Ob die Allawi Allianz wirklich die Möglichkeit gehabt hätte, den Regierungschef und seine Gruppierung zu schlagen, ist sehr ungewiss. Doch viele Iraker scheinen zu glauben, dass die Ausschliessungen mit dem Zweck durchgeführt wurden, Allawis Chancen zu reduzieren. Da Maleki sich vehement für die Ausschliessungen eingesetzt hat und seine Anhänger gerne vor einem Wiederaufleben der Baathpartei warnen, um ihre Wahlchancen zu steigern, gewinnen solche Vermutungen zusätzliches Gewicht.

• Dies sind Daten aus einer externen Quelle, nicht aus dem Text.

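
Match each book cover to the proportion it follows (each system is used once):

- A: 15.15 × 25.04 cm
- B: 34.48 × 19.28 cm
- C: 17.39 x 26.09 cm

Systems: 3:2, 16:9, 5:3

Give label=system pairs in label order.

A=5:3, B=16:9, C=3:2

A = 25.04/15.15 ≈ 1.653 → 5:3 (1.667)
B = 34.48/19.28 ≈ 1.788 → 16:9 (1.778)
C = 26.09/17.39 ≈ 1.500 → 3:2 (1.500)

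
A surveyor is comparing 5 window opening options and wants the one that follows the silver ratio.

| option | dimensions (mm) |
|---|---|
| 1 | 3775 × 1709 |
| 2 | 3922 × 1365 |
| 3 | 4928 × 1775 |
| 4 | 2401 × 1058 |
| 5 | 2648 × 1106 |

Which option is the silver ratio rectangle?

Target silver ratio ≈ 2.414.
1: 2.209 (Δ0.205)  2: 2.873 (Δ0.459)  3: 2.776 (Δ0.362)  4: 2.269 (Δ0.145)  5: 2.394 (Δ0.020)

5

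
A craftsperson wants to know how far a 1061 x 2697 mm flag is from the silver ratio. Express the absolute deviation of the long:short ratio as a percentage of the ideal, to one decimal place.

Ratio = 2697 / 1061 ≈ 2.5419.
Ideal silver ratio ≈ 2.4142. |2.5419 − 2.4142| / 2.4142 ≈ 5.29% → 5.3%.

5.3%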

Maleki und Allawi sprechen beide jene Wähler an, die einen zentral regierten „vereinigten Iraq“ anstreben. Maleki als gemässigter Schiite mit guten Beziehungen zu Iran, Allawi als säkular ausgerichteter Politiker. Die grosse Masse der Sunniten wird von beiden umworben. Eine Schwächung der Allianz Allawis liegt deshalb durchaus im Interesse des Regierungschefs.
Die Kommission, welche über die Ausschliessung der Baathisten befand und dabei gegen wichtige Mitglieder der Allianz Allawis einschritt, steht unter dem Vorsitz von Ahmed Chalabi. Dieser ist seit der Vorkiegszeit ein bitterer Rivale von Allawi. Er arbeitete für Informationsdienste Vizepräsident Cheneys und Rumsfelds und stand den „Neocoms“ nahe, während Allawi der „Mann der CIA“ im Iraq war. Chalabi hoffte 2003 von den Amerikanern zum ersten Regierungsvorsitzenden des Iraqs ernannt zu werden, doch das Amt fiel im letzten Augenblick seinem Rivalen Allawi zu. Auch diese Rivalität, die allen Irakern wohlbekannt ist, trägt dazu bei, hinter den Aussschliessungen politische Absichten und Intriguen zu erblicken.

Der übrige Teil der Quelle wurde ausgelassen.